Controversies ESG integration

Greenwashing, Sustainability Reporting, and Artificial Intelligence: A Systematic Literature Review

Can AI help investors detect greenwashing in sustainability reports?

Wayne Moodaley and Arnesh Telukdarie examine the intersection of artificial intelligence, greenwashing, and sustainability research in their paper "Greenwashing, Sustainability Reporting, and Artificial Intelligence: A Systematic Literature Review".

Using bibliometric and thematic analyses of the Scopus database, they systematically map academic publications across the binary and triple intersections of these fields from 2003 to 2022.

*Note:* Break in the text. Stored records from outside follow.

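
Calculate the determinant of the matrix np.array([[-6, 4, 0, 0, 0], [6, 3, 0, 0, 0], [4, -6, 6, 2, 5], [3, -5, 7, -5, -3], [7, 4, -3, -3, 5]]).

18312

The matrix is block lower-triangular with a 2×2 block and a 3×3 block on the diagonal, so its determinant equals the product of the determinants of the diagonal blocks.
det of the 2×2 block = -42
det of the 3×3 block = -436
det = (-42)·(-436) = 18312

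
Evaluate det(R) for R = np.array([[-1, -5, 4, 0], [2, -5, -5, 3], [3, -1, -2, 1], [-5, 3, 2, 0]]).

det(R) = 162

Expand along column 4 (it has 2 zeros):
  + (3) · M_24   where M_24 = det([-1 -5 4; 3 -1 -2; -5 3 2]) = -8
  − (1) · M_34   where M_34 = det([-1 -5 4; 2 -5 -5; -5 3 2]) = -186
det = (+1)·(3)·(-8) + (-1)·(1)·(-186) = 162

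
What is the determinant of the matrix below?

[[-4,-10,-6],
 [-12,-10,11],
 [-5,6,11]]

666

Expand along column 1:
  + (-4) · |-10 11; 6 11| = (-4)·(-110 − 66) = 704
  − (-12) · |-10 -6; 6 11| = −(-12)·(-110 − (-36)) = -888
  + (-5) · |-10 -6; -10 11| = (-5)·(-110 − 60) = 850
Sum: (704) + (-888) + (850) = 666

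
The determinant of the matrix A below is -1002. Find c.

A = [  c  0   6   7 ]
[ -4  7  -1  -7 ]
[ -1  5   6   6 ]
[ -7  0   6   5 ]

c = 1

Expanding along the column containing c, det(A) is linear in c: det(A) = (-227)·c + (-775).
Set (-227)·c + (-775) = -1002  ⇒  (-227)·c = -227  ⇒  c = 1.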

Their main conclusions include:

  • The application of AI to greenwashing detection is strikingly underexplored, with only 16 publications at that intersection since 2016, compared to 160 for sustainability reporting and AI over the same period.
  • Over half of the sustainability reporting and AI corpus (51%) already applies machine learning tools, primarily natural language processing, to analyse corporate disclosures at scale.
  • The intersection of all three fields returned only two publications, revealing a near-total gap in research directly applicable to identifying misleading claims in sustainability reporting.
  • Greenwashing remains pervasive despite growing awareness, with a European Commission screening finding that 42% of online green claims were potentially exaggerated, false, or deceptive.
  • Academic output on greenwashing and AI is growing at 38% annually, the fastest rate among all intersections studied, signalling rising scholarly interest in technology-driven detection methods.
  • Natural language processing, text mining, and topic modelling are the most frequently used AI methods in sustainability reporting research, which begins shaping a toolkit for greenwashing detection.

This article highlights an untapped opportunity to deploy NLP tools already proven in sustainability reporting research toward systematic greenwashing detection in corporate disclosures.

The study however only covers academic literature, so practice-based AI tools and commercial solutions may already be more advanced, especially considering the increasing adoption of Ai tools since 2022.